What follows is the latest installment of a Fortune series looking at the the most influential women on Clinton’s 2016 team. When this series wraps, we’ll turn our attention to the most powerful women on the GOP side of the race.
Katie Dowd, Digital Director
Katie Dowd may be in charge of the Clinton campaign’s digital strategy, but she’s not all about pixels. Indeed, Dowd is a self-described “people geek”—a sociology major drawn to politics because she’s interested in understanding what makes people tick. After graduating from Ohio’s Wittenberg University, she headed to D.C. and wound up working for a direct mail firm, learning old-style political persuasion that would later become useful in the exploding universe of social media. She worked at the two organizations charged with electing Democratic members of Congress—the Democratic Senate Campaign Committee and the Democratic Congressional Campaign Committee.
Most recently, Dowd worked on a State Department project called TechCamp, which helped civil society groups around the globe harness web tools for social action. A prime example: The Lithuanian activist who wanted to make the buildings in his town wheelchair accessible. Through TechCamp, he was able to use Google Maps to “tag” buildings and prove to authorities that physically disabled residents were being excluded. Before this project, Dowd worked on STEM (science, technology, engineering and math) issues as senior adviser to the chief technology officer at the White House.

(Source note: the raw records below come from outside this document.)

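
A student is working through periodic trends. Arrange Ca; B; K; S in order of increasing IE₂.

Ca < S < B < K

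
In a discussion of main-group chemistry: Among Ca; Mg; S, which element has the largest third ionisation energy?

The third ionization energy removes an electron from the +2 ion. For each element: Ca²⁺ is the bare [Ar] core; Mg²⁺ is the bare [Ne] core; S²⁺ still has 4 valence electrons.
Breaking into a closed-shell core is much more expensive than removing a leftover valence electron — Ca and Mg have the largest IE_3 here.
Approximate IE_3 values (kJ/mol): Ca 4912, Mg 7733, S 3357.
Hence IE_3: S < Ca < Mg.

Mg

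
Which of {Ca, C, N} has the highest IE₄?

N

IE_4 is the cost of taking one more electron from the +3 cation: Ca³⁺ is already 1 electron into the core; C³⁺ still has 1 valence electron; N³⁺ still has 2 valence electrons.
Usually core removal costs more than valence removal, but here the competition is close: a tightly held n=2 valence electron can cost more to remove than an n=3 core electron, so the actual values have to decide it.
Valence configurations: C³⁺ [He]2s¹, N³⁺ [He]2s².
Tabulated IE_4 (kJ/mol): Ca 6491, C 6223, N 7475.
Putting it together, IE_4: C < Ca < N.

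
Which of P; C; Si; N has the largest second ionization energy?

The second ionization energy removes an electron from the +1 ion. For each element: P⁺ still has 4 valence electrons; C⁺ still has 3 valence electrons; Si⁺ still has 3 valence electrons; N⁺ still has 4 valence electrons.
All are still removing valence electrons, so compare the +1 ions as you would atoms: IE_2 generally rises across a period (higher Z_eff) and falls down a group (larger shell), subject to the usual subshell exceptions.
Valence configurations: P⁺ [Ne]3s²3p², C⁺ [He]2s²2p¹, Si⁺ [Ne]3s²3p¹, N⁺ [He]2s²2p².
Tabulated IE_2 (kJ/mol): P 1907, C 2353, Si 1577, N 2856.
Hence IE_2: Si < P < C < N.

N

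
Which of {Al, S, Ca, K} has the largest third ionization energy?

Ca

IE_3 is the cost of taking one more electron from the +2 cation: Al²⁺ still has 1 valence electron; S²⁺ still has 4 valence electrons; Ca²⁺ is the bare [Ar] core; K²⁺ is already 1 electron into the core.
Core electrons are held far more tightly than valence electrons, so K and Ca top the IE_3 order.
Valence configurations: Al²⁺ [Ne]3s¹, S²⁺ [Ne]3s²3p².
Approximate IE_3 values (kJ/mol): Al 2745, S 3357, Ca 4912, K 4420.
Overall IE_3 order: Al < S < K < Ca.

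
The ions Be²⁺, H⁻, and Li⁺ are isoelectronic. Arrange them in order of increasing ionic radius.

All of these have 2 electrons, so size is governed by nuclear charge alone: the more protons, the stronger the pull on the same electron cloud, and the smaller the ion.
Nuclear charges: Be²⁺ (Z=4), Li⁺ (Z=3), H⁻ (Z=1).
Smallest to largest: Be²⁺ < Li⁺ < H⁻.

Be²⁺ < Li⁺ < H⁻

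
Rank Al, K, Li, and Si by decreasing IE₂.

After 1 electron has been removed, what remains? Al⁺ still has 2 valence electrons; K⁺ is the bare [Ar] core; Li⁺ is the bare [He] core; Si⁺ still has 3 valence electrons.
Breaking into a closed-shell core is much more expensive than removing a leftover valence electron — K and Li have the largest IE_2 here.
Valence configurations: Al⁺ [Ne]3s², Si⁺ [Ne]3s²3p¹.
Si⁺ loses a lone 3p electron whereas Al⁺ must break into a filled 3s² pair, so IE_2(Al) > IE_2(Si) even though Si has the higher nuclear charge.
Tabulated IE_2 (kJ/mol): Al 1817, K 3052, Li 7298, Si 1577.
Overall IE_2 order: Si < Al < K < Li.

Li, K, Al, Si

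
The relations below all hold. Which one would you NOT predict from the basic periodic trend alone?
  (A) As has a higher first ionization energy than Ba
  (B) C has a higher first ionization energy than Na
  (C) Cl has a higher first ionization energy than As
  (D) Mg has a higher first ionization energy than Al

(D)

The general trend: first ionization energy increases across a period and decreases down a group.
(A) As (period 4, group 15) vs Ba (period 6, group 2): the stated order agrees with the simple trend.
(B) C (period 2, group 14) vs Na (period 3, group 1): the stated order agrees with the simple trend.
(C) Cl (period 3, group 17) vs As (period 4, group 15): the stated order agrees with the simple trend.
(D) Mg (period 3, group 2) vs Al (period 3, group 13): the stated order contradicts the simple trend.
The exception is (D): Al's single 3p electron is easier to remove than one from Mg's filled 3s².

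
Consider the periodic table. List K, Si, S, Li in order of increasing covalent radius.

Li is in period 2, group 1; Si is in period 3, group 14; S is in period 3, group 16; K is in period 4, group 1.
Atomic radius shrinks across a period as nuclear charge pulls the same shell inward, and grows down a group as new shells are added.
These span different periods and groups, so the two trends combine.
Si > S: Si lies to the left of S in period 3, so the across-period effect alone puts Si larger.
Li > Si: the two effects oppose for this pair; the across-period effect wins (133 vs 116 pm).
K > Li: K sits below Li in group 1, so the down-group effect alone puts K larger.
Approximate values (pm): Li 133, Si 116, S 103, K 196.
So from smallest to largest: S < Si < Li < K.

S < Si < Li < K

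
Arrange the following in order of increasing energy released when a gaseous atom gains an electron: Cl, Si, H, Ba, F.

Ba, H, Si, F, Cl

Electron affinity generally becomes more exothermic across a period toward the halogens and less exothermic down a group.
Here both period and group differ, so the two effects have to be weighed against each other.
H > Ba: period and group pull opposite ways; the down-group shift dominates (73 vs 14 kJ/mol).
Si > H: the two effects oppose for this pair; the across-period effect wins (134 vs 73 kJ/mol).
F > Si: relative to Si, both the across-period and down-group shifts push F's electron affinity up.
Cl > F: this pair runs against the simple trend — see the exception note.
Note the exception: Cl has a higher electron affinity than F, contrary to the simple trend — F's small 2p subshell makes the incoming electron feel strong e⁻–e⁻ repulsion, so Cl actually releases more energy on gaining an electron.
Approximate values (kJ/mol): H 73, F 328, Si 134, Cl 349, Ba 14.
So from lowest to highest: Ba < H < Si < F < Cl.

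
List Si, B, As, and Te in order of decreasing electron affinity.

Te > Si > As > B

B is in period 2, group 13; Si is in period 3, group 14; As is in period 4, group 15; Te is in period 5, group 16.
Adding an electron releases more energy for atoms nearer the top right (short of the noble gases).
A diagonal step moves right (one effect) and down (the opposite effect) at once.
As > B: the two effects oppose for this pair; the across-period effect wins (78 vs 27 kJ/mol).
Si > As: the two effects oppose for this pair; the down-group effect wins (134 vs 78 kJ/mol).
Te > Si: period and group pull opposite ways; the across-period shift dominates (190 vs 134 kJ/mol).
For reference (kJ/mol): B 27, Si 134, As 78, Te 190.
So from highest to lowest: Te > Si > As > B.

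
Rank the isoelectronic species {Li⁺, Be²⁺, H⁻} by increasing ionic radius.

Be²⁺ < Li⁺ < H⁻

All of these have 2 electrons, so size is governed by nuclear charge alone: the more protons, the stronger the pull on the same electron cloud, and the smaller the ion.
Nuclear charges: Be²⁺ (Z=4), Li⁺ (Z=3), H⁻ (Z=1).
Smallest to largest: Be²⁺ < Li⁺ < H⁻.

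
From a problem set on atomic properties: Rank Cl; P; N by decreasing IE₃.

N > Cl > P

After 2 electrons have been removed, what remains? Cl²⁺ still has 5 valence electrons; P²⁺ still has 3 valence electrons; N²⁺ still has 3 valence electrons.
All are still removing valence electrons, so compare the +2 ions as you would atoms: IE_3 generally rises across a period (higher Z_eff) and falls down a group (larger shell), subject to the usual subshell exceptions.
Valence configurations: Cl²⁺ [Ne]3s²3p³, P²⁺ [Ne]3s²3p¹, N²⁺ [He]2s²2p¹.
Tabulated IE_3 (kJ/mol): Cl 3822, P 2914, N 4578.
So the third ionization energies run P < Cl < N.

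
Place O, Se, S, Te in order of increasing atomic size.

Moving right in a period, electrons are added to the same shell under a stronger nuclear pull, so atoms get smaller; moving down, a new shell is opened and atoms get larger.
All are in group 16, so atomic radius increases down the group.
So from smallest to largest: O < S < Se < Te.

O < S < Se < Te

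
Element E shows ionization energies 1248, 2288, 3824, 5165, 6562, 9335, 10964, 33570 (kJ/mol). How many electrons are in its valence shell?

Look for the largest jump between consecutive ionization energies: IE8/IE7 ≈ 3.1, far larger than any earlier ratio.
That jump marks the point where a core electron is being removed. So the atom has 7 valence electrons.

7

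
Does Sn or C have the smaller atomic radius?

C is in period 2, group 14; Sn is in period 5, group 14.
Across a period the added protons contract the valence shell; down a group each new principal shell makes the atom larger.
All are in group 14, so atomic radius increases down the group.
So C has the smaller atomic radius (C < Sn).

C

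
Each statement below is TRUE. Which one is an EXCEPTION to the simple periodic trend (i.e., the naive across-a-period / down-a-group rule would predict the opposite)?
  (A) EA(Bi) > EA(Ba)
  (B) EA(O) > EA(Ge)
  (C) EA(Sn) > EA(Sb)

The general trend: electron affinity increases across a period and decreases down a group.
(A) Bi (period 6, group 15) vs Ba (period 6, group 2): the stated order agrees with the simple trend.
(B) O (period 2, group 16) vs Ge (period 4, group 14): the stated order agrees with the simple trend.
(C) Sn (period 5, group 14) vs Sb (period 5, group 15): the stated order contradicts the simple trend.
The exception is (C): adding an electron to Sb's half-filled 5p³ is unfavourable, so Sn has the more exothermic EA.

(C)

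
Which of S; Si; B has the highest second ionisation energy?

B

After 1 electron has been removed, what remains? S⁺ still has 5 valence electrons; Si⁺ still has 3 valence electrons; B⁺ still has 2 valence electrons.
All are still removing valence electrons, so compare the +1 ions as you would atoms: IE_2 generally rises across a period (higher Z_eff) and falls down a group (larger shell), subject to the usual subshell exceptions.
Valence configurations: S⁺ [Ne]3s²3p³, Si⁺ [Ne]3s²3p¹, B⁺ [He]2s².
The numbers (kJ/mol): S 2252, Si 1577, B 2427.
Hence IE_2: Si < S < B.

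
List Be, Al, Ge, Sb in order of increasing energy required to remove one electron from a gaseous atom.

Al < Ge < Sb < Be

First ionization energy rises across a period (greater Z_eff holds electrons more tightly) and falls down a group (valence electrons are farther from the nucleus).
These sit on a diagonal, where the across-period and down-group effects partly cancel.
Ge > Al: period and group pull opposite ways; the across-period shift dominates (762 vs 578 kJ/mol).
Sb > Ge: the two effects oppose for this pair; the across-period effect wins (831 vs 762 kJ/mol).
Be > Sb: the two effects oppose for this pair; the down-group effect wins (900 vs 831 kJ/mol).
For reference (kJ/mol): Be 900, Al 578, Ge 762, Sb 831.
So from lowest to highest: Al < Ge < Sb < Be.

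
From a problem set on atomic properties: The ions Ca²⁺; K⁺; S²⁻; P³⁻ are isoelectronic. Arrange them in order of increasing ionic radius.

All of these have 18 electrons, so size is governed by nuclear charge alone: the more protons, the stronger the pull on the same electron cloud, and the smaller the ion.
Nuclear charges: Ca²⁺ (Z=20), K⁺ (Z=19), S²⁻ (Z=16), P³⁻ (Z=15).
Smallest to largest: Ca²⁺ < K⁺ < S²⁻ < P³⁻.

Ca²⁺ < K⁺ < S²⁻ < P³⁻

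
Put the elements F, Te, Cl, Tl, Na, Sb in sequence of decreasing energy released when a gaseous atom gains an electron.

F is in period 2, group 17; Na is in period 3, group 1; Cl is in period 3, group 17; Sb is in period 5, group 15; Te is in period 5, group 16; Tl is in period 6, group 13.
Electron affinity generally becomes more exothermic across a period toward the halogens and less exothermic down a group.
Neither a single period nor a single group — weigh both effects.
Na > Tl: period and group pull opposite ways; the down-group shift dominates (53 vs 19 kJ/mol).
Sb > Na: period and group pull opposite ways; the across-period shift dominates (103 vs 53 kJ/mol).
Te > Sb: both are in period 5; the period trend gives Te the larger value.
F > Te: relative to Te, both the across-period and down-group shifts push F's electron affinity up.
Cl > F: this pair runs against the simple trend — see the exception note.
Note the exception: Cl has a higher electron affinity than F, contrary to the simple trend — F's small 2p subshell makes the incoming electron feel strong e⁻–e⁻ repulsion, so Cl actually releases more energy on gaining an electron.
Tabulated electron affinity (kJ/mol): F 328, Na 53, Cl 349, Sb 103, Te 190, Tl 19.
So from highest to lowest: Cl > F > Te > Sb > Na > Tl.

Cl > F > Te > Sb > Na > Tl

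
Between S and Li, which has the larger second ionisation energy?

IE_2 is the cost of taking one more electron from the +1 cation: S⁺ still has 5 valence electrons; Li⁺ is the bare [He] core.
Pulling an electron out of a noble-gas core costs far more than removing a remaining valence electron, so Li sits at the high end of IE_2.
The numbers (kJ/mol): S 2252, Li 7298.
Putting it together, IE_2: S < Li.

Li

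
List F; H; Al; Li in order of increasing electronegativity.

Li < Al < H < F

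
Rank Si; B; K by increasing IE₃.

Si < B < K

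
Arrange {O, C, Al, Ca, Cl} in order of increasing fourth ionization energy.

Cl < C < Ca < O < Al

The fourth ionization energy removes an electron from the +3 ion. For each element: O³⁺ still has 3 valence electrons; C³⁺ still has 1 valence electron; Al³⁺ is the bare [Ne] core; Ca³⁺ is already 1 electron into the core; Cl³⁺ still has 4 valence electrons.
Usually core removal costs more than valence removal, but here the competition is close: a tightly held n=2 valence electron can cost more to remove than an n=3 core electron, so the actual values have to decide it.
Valence configurations: O³⁺ [He]2s²2p¹, C³⁺ [He]2s¹, Cl³⁺ [Ne]3s²3p².
The numbers (kJ/mol): O 7469, C 6223, Al 11577, Ca 6491, Cl 5159.
Overall IE_4 order: Cl < C < Ca < O < Al.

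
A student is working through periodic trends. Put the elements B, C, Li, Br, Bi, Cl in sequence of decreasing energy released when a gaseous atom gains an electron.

Cl, Br, C, Bi, Li, B

Li is in period 2, group 1; B is in period 2, group 13; C is in period 2, group 14; Cl is in period 3, group 17; Br is in period 4, group 17; Bi is in period 6, group 15.
EA tends to increase across a period and decrease down a group, though the pattern is less regular than for IE or radius.
These span different periods and groups, so the two trends combine.
Li > B: this pair runs against the simple trend — see the exception note.
Bi > Li: period and group pull opposite ways; the across-period shift dominates (91 vs 60 kJ/mol).
C > Bi: period and group pull opposite ways; the down-group shift dominates (122 vs 91 kJ/mol).
Br > C: period and group pull opposite ways; the across-period shift dominates (325 vs 122 kJ/mol).
Cl > Br: Cl sits above Br in group 17, so the down-group effect alone puts Cl higher.
Note the exception: Li has a higher electron affinity than B, contrary to the simple trend — B's ns²np¹ configuration gives only a small electron affinity — the sparsely filled np subshell binds an added electron weakly.
For reference (kJ/mol): Li 60, B 27, C 122, Cl 349, Br 325, Bi 91.
So from highest to lowest: Cl > Br > C > Bi > Li > B.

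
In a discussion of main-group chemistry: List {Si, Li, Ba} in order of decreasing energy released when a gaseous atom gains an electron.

Si, Li, Ba

Adding an electron releases more energy for atoms nearer the top right (short of the noble gases).
Neither a single period nor a single group — weigh both effects.
Li > Ba: the two effects oppose for this pair; the down-group effect wins (60 vs 14 kJ/mol).
Si > Li: the two effects oppose for this pair; the across-period effect wins (134 vs 60 kJ/mol).
Tabulated electron affinity (kJ/mol): Li 60, Si 134, Ba 14.
So from highest to lowest: Si > Li > Ba.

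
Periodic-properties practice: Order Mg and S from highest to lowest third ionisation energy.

IE_3 is the cost of taking one more electron from the +2 cation: Mg²⁺ is the bare [Ne] core; S²⁺ still has 4 valence electrons.
Core electrons are held far more tightly than valence electrons, so Mg tops the IE_3 order.
Approximate IE_3 values (kJ/mol): Mg 7733, S 3357.
Hence IE_3: S < Mg.

Mg > S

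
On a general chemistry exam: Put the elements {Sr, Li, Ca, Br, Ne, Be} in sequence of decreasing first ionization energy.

Ne > Br > Be > Ca > Sr > Li

Removing the outermost electron gets harder across a period and easier down a group.
Here both period and group differ, so the two effects have to be weighed against each other.
Sr > Li: the two effects oppose for this pair; the across-period effect wins (550 vs 520 kJ/mol).
Ca > Sr: they share group 2; the group trend gives Ca the larger value.
Be > Ca: they share group 2; the group trend gives Be the larger value.
Br > Be: period and group pull opposite ways; the across-period shift dominates (1140 vs 900 kJ/mol).
Ne > Br: relative to Br, both the across-period and down-group shifts push Ne's first ionization energy up.
For reference (kJ/mol): Li 520, Be 900, Ne 2081, Ca 590, Br 1140, Sr 550.
So from highest to lowest: Ne > Br > Be > Ca > Sr > Li.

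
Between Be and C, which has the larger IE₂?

C

After 1 electron has been removed, what remains? Be⁺ still has 1 valence electron; C⁺ still has 3 valence electrons.
All are still removing valence electrons, so compare the +1 ions as you would atoms: IE_2 generally rises across a period (higher Z_eff) and falls down a group (larger shell), subject to the usual subshell exceptions.
Valence configurations: Be⁺ [He]2s¹, C⁺ [He]2s²2p¹.
The numbers (kJ/mol): Be 1757, C 2353.
Overall IE_2 order: Be < C.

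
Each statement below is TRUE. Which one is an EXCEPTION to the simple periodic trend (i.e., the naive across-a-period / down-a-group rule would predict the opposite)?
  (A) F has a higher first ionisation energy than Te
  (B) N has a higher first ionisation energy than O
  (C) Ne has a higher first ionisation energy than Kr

(B)

The general trend: first ionisation energy increases across a period and decreases down a group.
(A) F (period 2, group 17) vs Te (period 5, group 16): the stated order agrees with the simple trend.
(B) N (period 2, group 15) vs O (period 2, group 16): the stated order contradicts the simple trend.
(C) Ne (period 2, group 18) vs Kr (period 4, group 18): the stated order agrees with the simple trend.
The exception is (B): pairing an electron in O's 2p⁴ costs repulsion energy, so O ionizes more easily than half-filled N (2p³).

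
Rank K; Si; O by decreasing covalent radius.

K > Si > O

O is in period 2, group 16; Si is in period 3, group 14; K is in period 4, group 1.
Radius decreases left→right (rising Z_eff, same n) and increases top→bottom (higher n).
Neither a single period nor a single group — weigh both effects.
Si > O: both effects reinforce here, so Si is clearly the larger of the two.
K > Si: both effects reinforce here, so K is clearly the larger of the two.
For reference (pm): O 63, Si 116, K 196.
So from largest to smallest: K > Si > O.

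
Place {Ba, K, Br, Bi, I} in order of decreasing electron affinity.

Br > I > Bi > K > Ba

K is in period 4, group 1; Br is in period 4, group 17; I is in period 5, group 17; Ba is in period 6, group 2; Bi is in period 6, group 15.
Atoms with high Z_eff and room in the valence shell (especially the halogens) have the most exothermic electron affinities.
These span different periods and groups, so the two trends combine.
K > Ba: period and group pull opposite ways; the down-group shift dominates (48 vs 14 kJ/mol).
Bi > K: period and group pull opposite ways; the across-period shift dominates (91 vs 48 kJ/mol).
I > Bi: both effects reinforce here, so I is clearly the higher of the two.
Br > I: Br sits above I in group 17, so the down-group effect alone puts Br higher.
Tabulated electron affinity (kJ/mol): K 48, Br 325, I 295, Ba 14, Bi 91.
So from highest to lowest: Br > I > Bi > K > Ba.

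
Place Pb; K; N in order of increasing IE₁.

N is in period 2, group 15; K is in period 4, group 1; Pb is in period 6, group 14.
First ionization energy rises across a period (greater Z_eff holds electrons more tightly) and falls down a group (valence electrons are farther from the nucleus).
These span different periods and groups, so the two trends combine.
Pb > K: period and group pull opposite ways; the across-period shift dominates (716 vs 419 kJ/mol).
N > Pb: relative to Pb, both the across-period and down-group shifts push N's first ionization energy up.
Tabulated first ionization energy (kJ/mol): N 1402, K 419, Pb 716.
So from lowest to highest: K < Pb < N.

K, Pb, N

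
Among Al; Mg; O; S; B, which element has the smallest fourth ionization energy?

S

After 3 electrons have been removed, what remains? Al³⁺ is the bare [Ne] core; Mg³⁺ is already 1 electron into the core; O³⁺ still has 3 valence electrons; S³⁺ still has 3 valence electrons; B³⁺ is the bare [He] core.
Core electrons are held far more tightly than valence electrons, so Mg, Al and B top the IE_4 order.
Valence configurations: O³⁺ [He]2s²2p¹, S³⁺ [Ne]3s²3p¹.
The numbers (kJ/mol): Al 11577, Mg 10543, O 7469, S 4556, B 25026.
Putting it together, IE_4: S < O < Mg < Al < B.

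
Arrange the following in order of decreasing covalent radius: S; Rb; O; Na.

Rb > Na > S > O

O is in period 2, group 16; Na is in period 3, group 1; S is in period 3, group 16; Rb is in period 5, group 1.
Across a period the added protons contract the valence shell; down a group each new principal shell makes the atom larger.
Neither a single period nor a single group — weigh both effects.
S > O: S sits below O in group 16, so the down-group effect alone puts S larger.
Na > S: Na lies to the left of S in period 3, so the across-period effect alone puts Na larger.
Rb > Na: they share group 1; the group trend gives Rb the larger value.
Approximate values (pm): O 63, Na 155, S 103, Rb 210.
So from largest to smallest: Rb > Na > S > O.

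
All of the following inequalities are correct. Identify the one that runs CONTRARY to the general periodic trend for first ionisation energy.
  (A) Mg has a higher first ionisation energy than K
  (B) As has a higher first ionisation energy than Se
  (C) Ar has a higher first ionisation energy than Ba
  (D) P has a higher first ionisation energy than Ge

(B)

The general trend: first ionisation energy increases across a period and decreases down a group.
(A) Mg (period 3, group 2) vs K (period 4, group 1): the stated order agrees with the simple trend.
(B) As (period 4, group 15) vs Se (period 4, group 16): the stated order contradicts the simple trend.
(C) Ar (period 3, group 18) vs Ba (period 6, group 2): the stated order agrees with the simple trend.
(D) P (period 3, group 15) vs Ge (period 4, group 14): the stated order agrees with the simple trend.
The exception is (B): Se (4p⁴) ionizes more easily than half-filled As (4p³).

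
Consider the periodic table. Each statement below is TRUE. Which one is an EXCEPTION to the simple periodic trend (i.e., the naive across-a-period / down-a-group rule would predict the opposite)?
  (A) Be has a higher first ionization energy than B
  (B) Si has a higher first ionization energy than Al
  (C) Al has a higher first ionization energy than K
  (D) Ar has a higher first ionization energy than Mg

(A)

The general trend: first ionization energy increases across a period and decreases down a group.
(A) Be (period 2, group 2) vs B (period 2, group 13): the stated order contradicts the simple trend.
(B) Si (period 3, group 14) vs Al (period 3, group 13): the stated order agrees with the simple trend.
(C) Al (period 3, group 13) vs K (period 4, group 1): the stated order agrees with the simple trend.
(D) Ar (period 3, group 18) vs Mg (period 3, group 2): the stated order agrees with the simple trend.
The exception is (A): removing B's lone 2p electron is easier than breaking Be's filled 2s².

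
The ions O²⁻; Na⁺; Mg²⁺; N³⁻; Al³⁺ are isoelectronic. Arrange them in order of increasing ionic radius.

Al³⁺ < Mg²⁺ < Na⁺ < O²⁻ < N³⁻

All of these have 10 electrons, so size is governed by nuclear charge alone: the more protons, the stronger the pull on the same electron cloud, and the smaller the ion.
Nuclear charges: Al³⁺ (Z=13), Mg²⁺ (Z=12), Na⁺ (Z=11), O²⁻ (Z=8), N³⁻ (Z=7).
Smallest to largest: Al³⁺ < Mg²⁺ < Na⁺ < O²⁻ < N³⁻.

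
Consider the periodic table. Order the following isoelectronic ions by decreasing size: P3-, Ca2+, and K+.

P3- > K+ > Ca2+

All of these have 18 electrons, so size is governed by nuclear charge alone: the more protons, the stronger the pull on the same electron cloud, and the smaller the ion.
Nuclear charges: Ca2+ (Z=20), K+ (Z=19), P3- (Z=15).
Largest to smallest: P3- > K+ > Ca2+.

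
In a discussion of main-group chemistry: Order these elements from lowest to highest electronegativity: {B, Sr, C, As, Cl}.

Sr, B, As, C, Cl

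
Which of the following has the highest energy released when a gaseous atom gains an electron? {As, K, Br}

K is in period 4, group 1; As is in period 4, group 15; Br is in period 4, group 17.
Atoms with high Z_eff and room in the valence shell (especially the halogens) have the most exothermic electron affinities.
All lie in period 4, so electron affinity increases left to right.
The highest energy released when a gaseous atom gains an electron among these belongs to Br.

Br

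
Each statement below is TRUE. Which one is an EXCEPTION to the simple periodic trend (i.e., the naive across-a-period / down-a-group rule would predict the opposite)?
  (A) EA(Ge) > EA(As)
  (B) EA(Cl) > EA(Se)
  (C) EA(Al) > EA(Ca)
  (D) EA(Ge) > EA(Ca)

(A)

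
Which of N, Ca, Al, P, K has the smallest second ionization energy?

Ca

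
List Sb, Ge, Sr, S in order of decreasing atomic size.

Sr > Sb > Ge > S

S is in period 3, group 16; Ge is in period 4, group 14; Sr is in period 5, group 2; Sb is in period 5, group 15.
Across a period the added protons contract the valence shell; down a group each new principal shell makes the atom larger.
These span different periods and groups, so the two trends combine.
Ge > S: both effects reinforce here, so Ge is clearly the larger of the two.
Sb > Ge: the two effects oppose for this pair; the down-group effect wins (140 vs 121 pm).
Sr > Sb: Sr lies to the left of Sb in period 5, so the across-period effect alone puts Sr larger.
Tabulated atomic radius (pm): S 103, Ge 121, Sr 185, Sb 140.
So from largest to smallest: Sr > Sb > Ge > S.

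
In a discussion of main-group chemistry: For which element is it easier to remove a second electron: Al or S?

Al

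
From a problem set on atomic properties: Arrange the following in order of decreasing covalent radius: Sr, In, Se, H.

Sr > In > Se > H

H is in period 1, group 1; Se is in period 4, group 16; Sr is in period 5, group 2; In is in period 5, group 13.
Radius decreases left→right (rising Z_eff, same n) and increases top→bottom (higher n).
Neither a single period nor a single group — weigh both effects.
Se > H: the two effects oppose for this pair; the down-group effect wins (116 vs 32 pm).
In > Se: both effects reinforce here, so In is clearly the larger of the two.
Sr > In: both are in period 5; the period trend gives Sr the larger value.
Approximate values (pm): H 32, Se 116, Sr 185, In 142.
So from largest to smallest: Sr > In > Se > H.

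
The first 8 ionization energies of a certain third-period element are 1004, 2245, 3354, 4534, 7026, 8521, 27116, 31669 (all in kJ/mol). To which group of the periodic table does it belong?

Group 16

Look for the largest jump between consecutive ionization energies: IE7/IE6 ≈ 3.2, far larger than any earlier ratio.
That jump marks the point where a core electron is being removed. So the atom has 6 valence electrons.
A main-group element with 6 valence electrons is in group 16.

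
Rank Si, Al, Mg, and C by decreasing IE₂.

C > Al > Si > Mg

After 1 electron has been removed, what remains? Si⁺ still has 3 valence electrons; Al⁺ still has 2 valence electrons; Mg⁺ still has 1 valence electron; C⁺ still has 3 valence electrons.
All are still removing valence electrons, so compare the +1 ions as you would atoms: IE_2 generally rises across a period (higher Z_eff) and falls down a group (larger shell), subject to the usual subshell exceptions.
Valence configurations: Si⁺ [Ne]3s²3p¹, Al⁺ [Ne]3s², Mg⁺ [Ne]3s¹, C⁺ [He]2s²2p¹.
Si⁺ loses a lone 3p electron whereas Al⁺ must break into a filled 3s² pair, so IE_2(Al) > IE_2(Si) even though Si has the higher nuclear charge.
Tabulated IE_2 (kJ/mol): Si 1577, Al 1817, Mg 1451, C 2353.
Overall IE_2 order: Mg < Si < Al < C.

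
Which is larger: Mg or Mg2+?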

When Dowd started out in political campaigns a decade ago, early engagement with voters was mostly an exercise in fund-raising; operatives viewed the Internet as an ATM machine. That has changed dramatically. Now, engaging voters online means a lot more than asking them to write checks. On the Democratic side, the presidential campaigns of Howard Dean and John Kerry set the bar for using the web to create a grassroots network of passionate voters–a trend that Obama all but perfected in 2008. When Dowd was part of the 2008 Clinton campaign, the team experimented with new digital techniques, like enabling volunteers to make internet calls to fellow voters from their own homes.
This time around it’s a far bigger, more complicated ball game. Dowd and her staff (likely to grow to 150) will have to manage a range platforms, from Twitter and FaceBook to Instagram, Tumblr, Pintrest—and likely other emerging networks we haven’t even heard of yet. “We have to think about where the audiences are,” says Dowd. Real-time video platforms like Meerkat and Periscope will change how campaigns operate. In the 2016 race, says Dowd, the focus will be on “letting people feel like they are part of the real-time movement of a campaign.”
And of course, there is the low-tech, but essential challenge: How to give voters a lasting personal connection to Hillary connection. Already, Dowd has helped craft the candidate’s famous Twitter bio: Wife, mom, grandma, women+kids advocate, FLOTUS, Senator, SecState, hair icon, pantsuit aficionado, 2016 presidential candidate.
What’s her next move? Keep an eye on your screens.